Westhaven waited, trying to hear her words and not simply be distracted by the lovely sound of her voice.
“My grandmother encouraged me to take Morgan and flee, at least until Grandmother could meet with the solicitors and figure out a way to get my brother under control. But she was very frail after her apoplexy.”
“You came south, then?” The earl frowned in thought, considering two gently bred and very young women traveling without escort far, far from home. Morgan in particular would have been little more than a child and much in need of assistance when away from familiar surroundings.
“We came south.” Anna nodded. “My grandmother was able to provide me with some references written by her old acquaintances, people who knew me as a child, and I registered with the employment agencies here under an assumed name.”
“Is Anna Seaton your real name?”
“Mostly. I am Anna, and my sister is Morgan.”
He let that go, glad at least he was wasn’t calling her by a false name when passion held him in its thrall. “You found employment.”
“I took the job no one else wanted, keeping house for an old Hebrew gentleman. He was my own personal miracle, that bone the Almighty throws you to suggest you are not entirely forgotten in the supposedly merciful scheme of things.”

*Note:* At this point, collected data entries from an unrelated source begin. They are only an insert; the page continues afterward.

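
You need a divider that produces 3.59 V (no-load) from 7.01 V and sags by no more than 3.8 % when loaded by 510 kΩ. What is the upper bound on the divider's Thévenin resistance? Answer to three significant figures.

Loading drop = R_th/(R_th + R_L) ≤ 0.0380, so R_th ≤ R_L · ε/(1−ε) = 510 kΩ × 0.0380/0.9620 = 20.1 kΩ.
(Any R1, R2 with R2/(R1+R2) = 0.512 and R1‖R2 ≤ 20.1 kΩ will meet the spec.)

R_th ≤ 20.1 kΩ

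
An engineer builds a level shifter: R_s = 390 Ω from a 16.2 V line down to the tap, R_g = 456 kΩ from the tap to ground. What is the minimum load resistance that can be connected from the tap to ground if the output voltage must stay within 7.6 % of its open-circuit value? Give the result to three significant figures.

Output resistance R_th = R_s‖R_g = (390 × 456000)/456400 = 389.7 Ω.
The fractional drop is R_th/(R_th + R_L); requiring this ≤ 0.0760 gives R_L ≥ R_th(1/0.0760 − 1) = 389.7 × 12.16 = 4.74 kΩ.

R_L(min) ≈ 4.74 kΩ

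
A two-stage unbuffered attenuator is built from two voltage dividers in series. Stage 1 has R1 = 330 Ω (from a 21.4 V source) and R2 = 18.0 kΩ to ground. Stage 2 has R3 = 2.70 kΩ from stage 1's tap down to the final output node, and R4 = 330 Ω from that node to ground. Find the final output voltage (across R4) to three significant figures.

Stage 2 presents R3+R4 = 3030 Ω as a load on stage 1's tap.
Stage 1's lower leg becomes R2‖(R3+R4) = 2593 Ω, so V_mid = 21.4 × 2593/2923 = 18.98 V.
Stage 2 is itself unloaded: V_out = V_mid × R4/(R3+R4) = 18.98 × 330/3030 = 2.07 V.

V_out ≈ 2.07 V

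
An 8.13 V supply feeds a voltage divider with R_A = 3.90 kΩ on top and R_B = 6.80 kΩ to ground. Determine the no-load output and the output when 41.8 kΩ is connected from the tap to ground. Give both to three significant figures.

Open-circuit: V = 8.13 × 6.80/(3.90 + 6.80) = 5.17 V.
With the load, R_B becomes R_B‖R_L = 5.849 kΩ, so V = 8.13 × 5.849/9.749 = 4.88 V.

Unloaded: 5.17 V; loaded: 4.88 V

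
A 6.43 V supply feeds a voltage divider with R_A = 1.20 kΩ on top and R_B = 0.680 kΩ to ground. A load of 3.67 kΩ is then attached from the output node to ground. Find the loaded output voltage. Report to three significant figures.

The load sits in parallel with R_B: R_B‖R_L = (680 × 3670) / (680 + 3670) = 573.7 Ω.
V_out = 6.43 × 573.7 / (1200 + 573.7) = 6.43 × 573.7/1774 = 2.08 V.

V_out ≈ 2.08 V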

“The old Hebrew gentleman was decent to you?” the earl asked, more relieved than he could say to realize whatever price Anna had paid for her decisions, she’d kept her virtue until such time as she chose to share it with him.
“Mr. Glickmann knew immediately Morgan and I were, as he put, in flight. He had scars, Westhaven, from his own experiences with prejudice and mean-spiritedness. He’d been tossed into jail on flimsy pretexts, hounded from one village to another, beaten… He knew what it meant, to live always looking over your shoulder, always worrying, and he gave us the benefit of his experience. He told me the rules for surviving under those circumstances, and those rules have saved us.”

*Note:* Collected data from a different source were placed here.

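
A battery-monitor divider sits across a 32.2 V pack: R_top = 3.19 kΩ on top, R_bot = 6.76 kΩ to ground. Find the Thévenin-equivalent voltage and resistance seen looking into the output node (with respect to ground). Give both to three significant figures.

V_th is the open-circuit tap voltage: 32.2 × 6.76/(3.19 + 6.76) = 21.9 V.
With the supply zeroed, R_top and R_bot appear in parallel from the tap: R_th = R_top‖R_bot = (3.19 × 6.76)/9.950 = 2.17 kΩ.

V_th = 21.9 V, R_th = 2.17 kΩ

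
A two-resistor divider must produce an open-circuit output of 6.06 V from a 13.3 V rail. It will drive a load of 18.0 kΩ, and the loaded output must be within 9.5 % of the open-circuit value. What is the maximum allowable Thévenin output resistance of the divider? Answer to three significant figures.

Loading drop = R_th/(R_th + R_L) ≤ 0.0950, so R_th ≤ R_L · ε/(1−ε) = 18.0 kΩ × 0.0950/0.9050 = 1.89 kΩ.

R_th ≤ 1.89 kΩ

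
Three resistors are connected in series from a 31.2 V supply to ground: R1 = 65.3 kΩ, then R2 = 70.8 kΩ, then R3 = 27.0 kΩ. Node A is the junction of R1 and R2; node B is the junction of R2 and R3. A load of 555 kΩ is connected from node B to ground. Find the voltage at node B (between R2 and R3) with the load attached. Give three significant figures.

V ≈ 4.96 V

At node B, R3 is in parallel with the load: R3‖R_L = 25.75 kΩ.
Below node A the resistance is R2 + (R3‖R_L) = 96.55 kΩ, so V_A = 31.2 × 96.55/161.8 = 18.61 V.
Then V_B = V_A × (R3‖R_L)/(R2 + R3‖R_L) = 18.61 × 25.75/96.55 = 4.96 V.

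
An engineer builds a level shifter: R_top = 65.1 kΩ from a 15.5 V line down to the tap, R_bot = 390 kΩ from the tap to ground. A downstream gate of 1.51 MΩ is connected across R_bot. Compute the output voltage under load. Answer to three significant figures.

The load sits in parallel with R_bot: R_bot‖R_L = (390 × 1510) / (390 + 1510) = 309.9 kΩ.
V_out = 15.5 × 309.9 / (65.1 + 309.9) = 15.5 × 309.9/375.0 = 12.8 V.
(Unloaded it would have been 13.3 V.)

V_out ≈ 12.8 V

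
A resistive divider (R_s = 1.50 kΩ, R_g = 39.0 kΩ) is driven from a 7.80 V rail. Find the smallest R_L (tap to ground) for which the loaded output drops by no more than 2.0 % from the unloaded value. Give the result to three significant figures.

Output resistance R_th = R_s‖R_g = (1.50 × 39.0)/40.50 = 1.444 kΩ.
The fractional drop is R_th/(R_th + R_L); requiring this ≤ 0.0200 gives R_L ≥ R_th(1/0.0200 − 1) = 1.444 × 49.00 = 70.8 kΩ.

R_L(min) ≈ 70.8 kΩ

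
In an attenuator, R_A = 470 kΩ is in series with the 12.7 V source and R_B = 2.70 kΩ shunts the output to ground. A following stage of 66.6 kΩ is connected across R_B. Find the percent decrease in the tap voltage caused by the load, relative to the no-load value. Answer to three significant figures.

3.87 %

The divider's output (Thévenin) resistance is R_A‖R_B = 2.685 kΩ.
Fractional drop under load = R_th/(R_th + R_L) = 2.685 / (2.685 + 66.6) = 0.03875.
So the output falls by 3.87 %.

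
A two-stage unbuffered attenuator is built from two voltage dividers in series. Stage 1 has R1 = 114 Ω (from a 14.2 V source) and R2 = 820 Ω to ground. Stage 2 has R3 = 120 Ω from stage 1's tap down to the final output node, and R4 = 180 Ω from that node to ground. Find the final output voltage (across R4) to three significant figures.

V_out ≈ 5.61 V

Stage 2 presents R3+R4 = 300.0 Ω as a load on stage 1's tap.
Stage 1's lower leg becomes R2‖(R3+R4) = 219.6 Ω, so V_mid = 14.2 × 219.6/333.6 = 9.348 V.
Stage 2 is itself unloaded: V_out = V_mid × R4/(R3+R4) = 9.348 × 180/300.0 = 5.61 V.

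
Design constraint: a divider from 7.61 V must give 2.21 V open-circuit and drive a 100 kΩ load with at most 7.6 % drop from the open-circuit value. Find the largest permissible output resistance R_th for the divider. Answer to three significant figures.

R_th ≤ 8.23 kΩ

Loading drop = R_th/(R_th + R_L) ≤ 0.0760, so R_th ≤ R_L · ε/(1−ε) = 100 kΩ × 0.0760/0.9240 = 8.23 kΩ.
(Any R1, R2 with R2/(R1+R2) = 0.290 and R1‖R2 ≤ 8.23 kΩ will meet the spec.)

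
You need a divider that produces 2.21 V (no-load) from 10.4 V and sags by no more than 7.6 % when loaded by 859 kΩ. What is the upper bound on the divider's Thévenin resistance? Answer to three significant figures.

Loading drop = R_th/(R_th + R_L) ≤ 0.0760, so R_th ≤ R_L · ε/(1−ε) = 859 kΩ × 0.0760/0.9240 = 70.7 kΩ.
(Any R1, R2 with R2/(R1+R2) = 0.212 and R1‖R2 ≤ 70.7 kΩ will meet the spec.)

R_th ≤ 70.7 kΩ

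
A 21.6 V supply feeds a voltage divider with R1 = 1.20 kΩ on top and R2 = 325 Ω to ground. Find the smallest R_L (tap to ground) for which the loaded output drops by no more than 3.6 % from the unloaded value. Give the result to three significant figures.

R_L(min) ≈ 6.85 kΩ

Output resistance R_th = R1‖R2 = (1200 × 325)/1525 = 255.7 Ω.
The fractional drop is R_th/(R_th + R_L); requiring this ≤ 0.0360 gives R_L ≥ R_th(1/0.0360 − 1) = 255.7 × 26.78 = 6.85 kΩ.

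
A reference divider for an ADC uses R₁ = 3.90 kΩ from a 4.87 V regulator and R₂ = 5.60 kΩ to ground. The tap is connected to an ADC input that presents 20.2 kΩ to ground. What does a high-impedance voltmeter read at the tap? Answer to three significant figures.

The load sits in parallel with R₂: R₂‖R_L = (5.60 × 20.2) / (5.60 + 20.2) = 4.384 kΩ.
V_out = 4.87 × 4.384 / (3.90 + 4.384) = 4.87 × 4.384/8.284 = 2.58 V.

V_out ≈ 2.58 V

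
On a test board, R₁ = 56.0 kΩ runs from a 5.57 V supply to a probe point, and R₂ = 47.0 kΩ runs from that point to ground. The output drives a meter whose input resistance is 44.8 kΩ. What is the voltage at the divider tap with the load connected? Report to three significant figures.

The load sits in parallel with R₂: R₂‖R_L = (47.0 × 44.8) / (47.0 + 44.8) = 22.94 kΩ.
V_out = 5.57 × 22.94 / (56.0 + 22.94) = 5.57 × 22.94/78.94 = 1.62 V.

V_out ≈ 1.62 V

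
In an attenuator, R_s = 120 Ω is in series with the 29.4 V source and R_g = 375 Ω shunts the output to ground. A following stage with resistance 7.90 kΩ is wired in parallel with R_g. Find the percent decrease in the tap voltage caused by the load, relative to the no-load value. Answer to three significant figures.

1.14 %

The divider's output (Thévenin) resistance is R_s‖R_g = 90.91 Ω.
Fractional drop under load = R_th/(R_th + R_L) = 90.91 / (90.91 + 7900) = 0.01138.
So the output falls by 1.14 %.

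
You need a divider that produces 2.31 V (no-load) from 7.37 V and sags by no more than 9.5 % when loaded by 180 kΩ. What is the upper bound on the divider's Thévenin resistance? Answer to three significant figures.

Loading drop = R_th/(R_th + R_L) ≤ 0.0950, so R_th ≤ R_L · ε/(1−ε) = 180 kΩ × 0.0950/0.9050 = 18.9 kΩ.
(Any R1, R2 with R2/(R1+R2) = 0.313 and R1‖R2 ≤ 18.9 kΩ will meet the spec.)

R_th ≤ 18.9 kΩ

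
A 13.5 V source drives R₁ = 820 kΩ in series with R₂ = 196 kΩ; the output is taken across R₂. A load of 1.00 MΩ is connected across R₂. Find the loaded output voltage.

The load sits in parallel with R₂: R₂‖R_L = (196 × 1000) / (196 + 1000) = 163.9 kΩ.
V_out = 13.5 × 163.9 / (820 + 163.9) = 13.5 × 163.9/983.9 = 2.25 V.
(Unloaded it would have been 2.60 V.)

V_out ≈ 2.25 V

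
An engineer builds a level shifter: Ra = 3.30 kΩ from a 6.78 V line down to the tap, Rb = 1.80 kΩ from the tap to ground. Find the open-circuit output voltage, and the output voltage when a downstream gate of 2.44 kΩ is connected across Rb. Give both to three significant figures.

Unloaded: 2.39 V; loaded: 1.62 V

Open-circuit: V = 6.78 × 1.80/(3.30 + 1.80) = 2.39 V.
With the load, Rb becomes Rb‖R_L = 1.036 kΩ, so V = 6.78 × 1.036/4.336 = 1.62 V.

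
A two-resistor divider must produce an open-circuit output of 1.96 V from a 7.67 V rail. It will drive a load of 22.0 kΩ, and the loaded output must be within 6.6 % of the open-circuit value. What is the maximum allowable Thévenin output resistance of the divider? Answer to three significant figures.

R_th ≤ 1.55 kΩ

Loading drop = R_th/(R_th + R_L) ≤ 0.0660, so R_th ≤ R_L · ε/(1−ε) = 22.0 kΩ × 0.0660/0.9340 = 1.55 kΩ.
(Any R1, R2 with R2/(R1+R2) = 0.256 and R1‖R2 ≤ 1.55 kΩ will meet the spec.)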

“And is one of those rules to trust no one?”
“It might as well be. I trusted him, though, and if he’d only lived longer, then perhaps he might have been able to help us further. But his life had been hard, and his health was frail. Still, he gave us both glowing characters and left us each the kind of modest bequest a trusted servant might expect. That money has been sent from heaven, just as his characters were.”
She fell silent, and Westhaven considered her story thus far. Difficult, he tried to tell himself, and sad, but hardly tragic. Still, the what ifs beat at him: What if the job nobody wanted had been working for a philandering lecher? What if they’d been snatched up and befriended by an abbess upon their arrival to London? What if Morgan’s deafness had meant no jobs presented themselves?

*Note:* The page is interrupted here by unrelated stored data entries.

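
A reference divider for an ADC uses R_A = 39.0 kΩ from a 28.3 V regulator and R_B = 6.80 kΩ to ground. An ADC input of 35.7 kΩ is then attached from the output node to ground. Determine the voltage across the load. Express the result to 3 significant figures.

V_out ≈ 3.62 V

The load sits in parallel with R_B: R_B‖R_L = (6.80 × 35.7) / (6.80 + 35.7) = 5.712 kΩ.
V_out = 28.3 × 5.712 / (39.0 + 5.712) = 28.3 × 5.712/44.71 = 3.62 V.
(Unloaded it would have been 4.20 V.)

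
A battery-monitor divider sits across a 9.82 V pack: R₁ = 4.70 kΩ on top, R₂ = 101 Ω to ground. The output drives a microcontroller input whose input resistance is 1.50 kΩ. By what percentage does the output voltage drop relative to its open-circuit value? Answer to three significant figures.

6.18 %

The divider's output (Thévenin) resistance is R₁‖R₂ = 98.88 Ω.
Fractional drop under load = R_th/(R_th + R_L) = 98.88 / (98.88 + 1500) = 0.06184.
So the output falls by 6.18 %.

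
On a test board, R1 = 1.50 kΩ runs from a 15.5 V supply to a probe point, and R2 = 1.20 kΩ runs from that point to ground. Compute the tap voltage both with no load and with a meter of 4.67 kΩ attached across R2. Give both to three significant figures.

Open-circuit: V = 15.5 × 1.20/(1.50 + 1.20) = 6.89 V.
With the load, R2 becomes R2‖R_L = 0.9547 kΩ, so V = 15.5 × 0.9547/2.455 = 6.03 V.

Unloaded: 6.89 V; loaded: 6.03 V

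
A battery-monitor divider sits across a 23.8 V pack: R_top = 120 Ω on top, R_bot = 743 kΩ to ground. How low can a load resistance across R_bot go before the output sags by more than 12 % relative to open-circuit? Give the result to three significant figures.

Output resistance R_th = R_top‖R_bot = (120 × 743000)/743100 = 120.0 Ω.
The fractional drop is R_th/(R_th + R_L); requiring this ≤ 0.120 gives R_L ≥ R_th(1/0.120 − 1) = 120.0 × 7.333 = 880 Ω.

R_L(min) ≈ 880 Ω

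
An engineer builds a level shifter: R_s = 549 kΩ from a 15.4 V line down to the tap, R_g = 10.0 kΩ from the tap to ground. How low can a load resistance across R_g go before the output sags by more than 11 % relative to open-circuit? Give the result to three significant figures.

Output resistance R_th = R_s‖R_g = (549 × 10.0)/559.0 = 9.821 kΩ.
The fractional drop is R_th/(R_th + R_L); requiring this ≤ 0.110 gives R_L ≥ R_th(1/0.110 − 1) = 9.821 × 8.091 = 79.5 kΩ.

R_L(min) ≈ 79.5 kΩ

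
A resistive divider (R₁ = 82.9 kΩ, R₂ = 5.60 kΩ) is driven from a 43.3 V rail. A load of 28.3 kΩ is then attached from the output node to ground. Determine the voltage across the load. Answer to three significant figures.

V_out ≈ 2.31 V

The load sits in parallel with R₂: R₂‖R_L = (5.60 × 28.3) / (5.60 + 28.3) = 4.675 kΩ.
V_out = 43.3 × 4.675 / (82.9 + 4.675) = 43.3 × 4.675/87.57 = 2.31 V.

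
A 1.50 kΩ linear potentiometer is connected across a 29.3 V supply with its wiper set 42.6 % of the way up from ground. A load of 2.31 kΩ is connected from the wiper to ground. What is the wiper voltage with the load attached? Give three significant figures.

The wiper splits the pot into (1−α)R = 861.0 Ω above and αR = 639.0 Ω below.
Lower section ‖ load = 500.5 Ω.
V_wiper = 29.3 × 500.5/(861.0 + 500.5) = 10.8 V.

V ≈ 10.8 V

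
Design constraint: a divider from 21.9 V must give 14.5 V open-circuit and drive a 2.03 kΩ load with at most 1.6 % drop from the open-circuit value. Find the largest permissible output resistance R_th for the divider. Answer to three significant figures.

R_th ≤ 33.0 Ω

Loading drop = R_th/(R_th + R_L) ≤ 0.0160, so R_th ≤ R_L · ε/(1−ε) = 2.03 kΩ × 0.0160/0.9840 = 33.0 Ω.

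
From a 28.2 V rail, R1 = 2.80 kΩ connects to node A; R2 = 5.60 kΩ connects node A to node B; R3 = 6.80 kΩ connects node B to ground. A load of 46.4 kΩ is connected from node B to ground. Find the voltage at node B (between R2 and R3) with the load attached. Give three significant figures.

At node B, R3 is in parallel with the load: R3‖R_L = 5.931 kΩ.
Below node A the resistance is R2 + (R3‖R_L) = 11.53 kΩ, so V_A = 28.2 × 11.53/14.33 = 22.69 V.
Then V_B = V_A × (R3‖R_L)/(R2 + R3‖R_L) = 22.69 × 5.931/11.53 = 11.7 V.

V ≈ 11.7 V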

“Go on,” Westhaven said, more to cut off his own lurid imagination than because he wanted to hear more.
“From Glickmann’s,” Anna continued, “I got employment in the home of a wealthy merchant, but his oldest son was not to be trusted, so I cast around and found your position. The woman the agency picked for the position was at the last minute unable to serve, as she was sorely afflicted with influenza. Rather than make you wait while they interviewed other more suitable candidates, they sent me over, despite my lack of experience and standing.”
“Thank God they did,” the earl muttered. Anna’s fate was hanging by threads and coincidences, with social prejudice, influenza, and pluck standing between her and tragedy.
“What of your brother?” he asked, rolling back his cuffs. “I gather he is part of the problem rather than part of the solution?”